Tonight, I got a chance to test the Stealth Team screening idea suggested by Aloh’Nan’El against my friend Jon’s Space Wolves. I wanted to see if that unit could play defense comparably to a similar line of Kroot, and if its strengths – the stealth field, the increased mobility, and the decent armor saves – would prove to be a benefit. The unit was set up as such:
Stealth Team (215pts)
3 Shas’ui (3 Burst Cannons; 3 Drone Controllers; 6 Gun Drones)
Team Leader (Burst Cannon; Hard-Wired Target Lock; Bonding Knife; Drone Controller; 2 Gun Drones)
The target lock was there because I revised the list somewhat and ended up with a few points to spare. It only came into play once, though, to negligible effect, so it’s hardly a necessary add-on. Normally, I would run without it at 210 points. Without getting into too much detail about the game itself (Sieze Ground/Spearhead, 5 objectives, Jon went first), here’s what worked:
- Stealth Field: On Turn 1, Jon tried using his Long Fangs to punch holes in my defensive line so that one of his 3 Rhinos could plow through. The Long Fangs were perched on a hill in one of the far corners, and the combination of range and my Stealth Field made him waste a turn of fire, even with a reroll from Acute Senses. Everything else in my army had a cover save or was out of LoS, so it was one of the few shots he could take, and he lost it.

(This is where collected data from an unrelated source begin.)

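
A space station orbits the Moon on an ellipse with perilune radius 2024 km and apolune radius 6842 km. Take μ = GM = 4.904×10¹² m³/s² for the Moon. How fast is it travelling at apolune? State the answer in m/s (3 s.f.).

Semi-major axis a = (r_p + r_a)/2 = 4433.0 km = 4.433×10⁶ m.
Vis-viva: v² = μ(2/r − 1/a) = 4.904×10¹² × (2.923×10⁻⁷ − 2.256×10⁻⁷) = 3.273×10⁵ m²/s².
v = 572.1 m/s.

v ≈ 572 m/s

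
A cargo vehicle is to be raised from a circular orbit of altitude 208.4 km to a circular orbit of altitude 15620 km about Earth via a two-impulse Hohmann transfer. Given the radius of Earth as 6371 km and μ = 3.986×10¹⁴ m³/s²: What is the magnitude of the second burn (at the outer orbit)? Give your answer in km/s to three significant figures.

Δv ≈ 1.37 km/s

r₁ = 6371 + 208.4 = 6579.4 km = 6.5794×10⁶ m.
r₂ = 6371 + 15620 = 21991 km = 2.1991×10⁷ m.
Transfer ellipse a_t = (r₁ + r₂)/2 = 1.429×10⁷ m.
At r₁: circular v_c1 = √(μ/r₁) = 7784 m/s; transfer-perigee v_p = √[μ(2/r₁ − 1/a_t)] = 9657 m/s.
At r₂: circular v_c2 = √(μ/r₂) = 4257 m/s; transfer-apogee v_a = √[μ(2/r₂ − 1/a_t)] = 2889 m/s.
Δv₂ = v_c2 − v_a = 1368 m/s.
= 1.368 km/s.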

- Mobility: After said Rhino was wrecked by a Missile Pod shot from my commander suit, Jon started footslogging towards an objective with the unit, and I was able to move my Stealth wall up take fire at them. I was then able to jump back and keep them out of assault range, leaving his troops out in the open for more firing. On the next turn, I was able to shift them into a shielding position to protect my other troops from assaulting Terminators after taking shots.
- Armor Save: When Jon did get to fire on the Stealth team, they weren’t reliant on cover (and there was little to be had on the table; there was no area terrain, and everything else was LoS-breaking hills or ruins) to survive. Instead, the 4+/3+ saves on the drones and suits allowed them to withstand fire with few casualties.
And here’s what didn’t work:
- Just One Unit: Jon took a risk and tried dropping Logan and a unit of Wolf Guard Terminators into my backfield, and managed to avoid scattering all together. Had I had a second screening unit, I could have filled that space with models and made it difficult/impossible to easily insert deep strikers. As is, I chose to screen off his Rhinos. I ended up losing both a unit of Fire Warriors and a team of Fireknives because of it. The rest of the army shot the unit apart, and the wall locked up the remainder until the bottom of turn 4, but it would have been better to force him to drop ahead of the screen.
- Weak in Assault: The Stealth team ended up locked with the Terminators for 4 rounds of combat, finally getting that last wound in by virtue of numbers. Had I had Kroot with Hounds, rather than Stealth Suits with Drones, I would have had more attacks and better initiative, which might very well have tipped the combat in my favor sooner. Also, against Terminators with power weapons (in this case, Wolf Claws), the Kroot’s lack of an armor save was a moot point; my Stealth Suits would have fared no better.
- Unable to Claim: At the end of turn 5, I managed to have units capturing 1 and contesting 3 other objectives, but ended up less than a half-inch short of contesting the one Jon was holding. The remnants of my Stealth team were sitting happily on the objective in the middle of the field, but as they weren’t troops, it wasn’t enough. We were tied on objectives 1-1, and I won the tiebreaker on Kill Points, but if that Stealth team had been a unit of Kroot (or even Fire Warriors), I would have clearly won 2-1. Now, whether or not they would have survived to the end of the game is debatable, but if even one or two models had survived, it would have been enough.
I won’t call this test a failure, but it’s not a success either. The Stealth Team managed to leverage all their strengths as I’d hoped, and they were relatively effective at blunting my opponent’s advance. Unfortunately, all their weaknesses showed through as well. For the same point cost, I could have run two units of Kroot – one at 10 Kroot/7 Hounds, and the other at 10 Kroot/3 Hounds. The Kroot lack the durability, the mobility, and the stealth tricks that the Stealth Team have, but they would make up for it with numbers and the ability to claim objectives. I love the Stealth Team, but in this instance they fell short where it counted – helping me seal a decisive victory.
If they were cheaper – perhaps 20 points a suit instead of 30 – and if there was a way to make them count as Troops, they’d be fantastic. As it is, I still feel like they fit the mobile theme better than Kroot do. In terms of pure effectiveness, though, I don’t know if they’re worth the cost and the Elite slot. I think that even a mobile list that doesn’t maintain a clearly-defined firebase would benefit from having Kroot to fill in the spaces and act as a distraction.